Tuesday, May 27, 2008

RDA 4: Spotlighting Communication

The RDA is the Relationship Development Assessment in which consultants help families figure out where a child and family are, select achievable goals, and break down the first goal into bite-sized chunks. We just finished RDA Session 4 (of a total of 6) with our consultant in two phone calls.

In reviewing all of the objectives in Stage 2 (where Pamela is developmentally in her dynamic intelligence abilities), one huge gap became clear: almost all objectives we have not accomplished fall under the category of communication and social competence! Since Pamela's aphasia makes declarative communication a major challenge for her, we decided to work on this goal through gestures. If she begins to feel competent in nonverbal declarative communication, she might transfer that to her verbal comments.

My assignment was to spend the weekend paying attention to all of Pamela's gestures and assigning a function to them. I put the information in a spreadsheet, and we came up with some fascinating conclusions. The first revelation for me was that Pamela has a rich and varied gesture vocabulary. First, we focused on distinctions made in RDI: declarative versus imperative communication.

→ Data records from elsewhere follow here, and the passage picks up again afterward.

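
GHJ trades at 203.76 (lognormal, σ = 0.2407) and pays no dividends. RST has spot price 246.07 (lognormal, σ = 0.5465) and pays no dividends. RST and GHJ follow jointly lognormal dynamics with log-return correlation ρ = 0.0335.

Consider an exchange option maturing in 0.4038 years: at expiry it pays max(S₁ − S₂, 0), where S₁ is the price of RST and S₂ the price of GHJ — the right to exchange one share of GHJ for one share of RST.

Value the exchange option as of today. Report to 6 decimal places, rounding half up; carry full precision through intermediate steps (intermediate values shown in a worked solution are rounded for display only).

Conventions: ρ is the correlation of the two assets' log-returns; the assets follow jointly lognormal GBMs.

σ_eff = √(σ₁² + σ₂² − 2ρσ₁σ₂) = √(0.5465² + 0.2407² − 2·0.0335·0.5465·0.2407) = 0.589733
d₁ = (ln(S₁/S₂) + (q₂ − q₁ + σ_eff²/2)T) / (σ_eff√T) = (ln(246.07/203.76) + (0.0 − 0.0 + 0.173893)·0.4038) / 0.374748 = 0.690841
d₂ = d₁ − σ_eff√T = 0.690841 − 0.374748 = 0.316094
N(d₁) = 0.755167,  N(d₂) = 0.624034
V = S₁·e^{−q₁T}·N(d₁) − S₂·e^{−q₂T}·N(d₂) = 185.824030 − 127.153231 = 58.670800
Key observation: the rate r is irrelevant here: denominating values in GHJ turns the exchange into a ratio option on S₁/S₂, and discounting at r drops out.

exchange price = 58.670800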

Declarative - Pointing something out to me


Imperative - Go away!


However, we saw a sizable number of gestures in which Pamela reacted to a situation and showed her emotion with a gesture. If she directed the gesture toward me to share her feeling, we called it declarative. If she directed the gesture to me to get something she wants, we called it imperative. If the gesture was internal to her and I was just a fly on the wall to her, then we called it reactional.

Reactional - Happy


Putting my degree in statistics to use, I summarized our observations of Pamela's repertoire of gestures in the following chart (click it for a larger view).



The three slices of pie represents reactional (pink), imperative (light blue), and declarative (dark blue). The first conclusion is that two-thirds of her gestures are communications with other people. The second conclusion is that only 7% of all gestures are declarative. To put this in context, RDI teaches parents to speak declaratively 80% of the time so that the child will learn to speak more declaratively. The good news, Pamela has many wonderful, varied gestures. The bad news, she uses most of them in a bossy, imperative manner because we inadvertently trained her to do that through our example!

Tomorrow, I will cover our plan to work on declarative gestures.

2 comments:

poohder said...

Yay! I can't wait to read tomorrow's post. This post was very interesting. Your RDI consultant has a wonderful, systematic approach to make you see Pamela in a new light and make new discoveries about your interactions. That is good news about Pamela using varied gestures. Before ya know it, she'll have that declarative percentage WAY UP, I just know it. Rhonda

momof3feistykids said...

What a wonderful post! Thank you for translating your RDI experiences for the rest of us, and thanks so much for your encouragement and suggestions on my own efforts.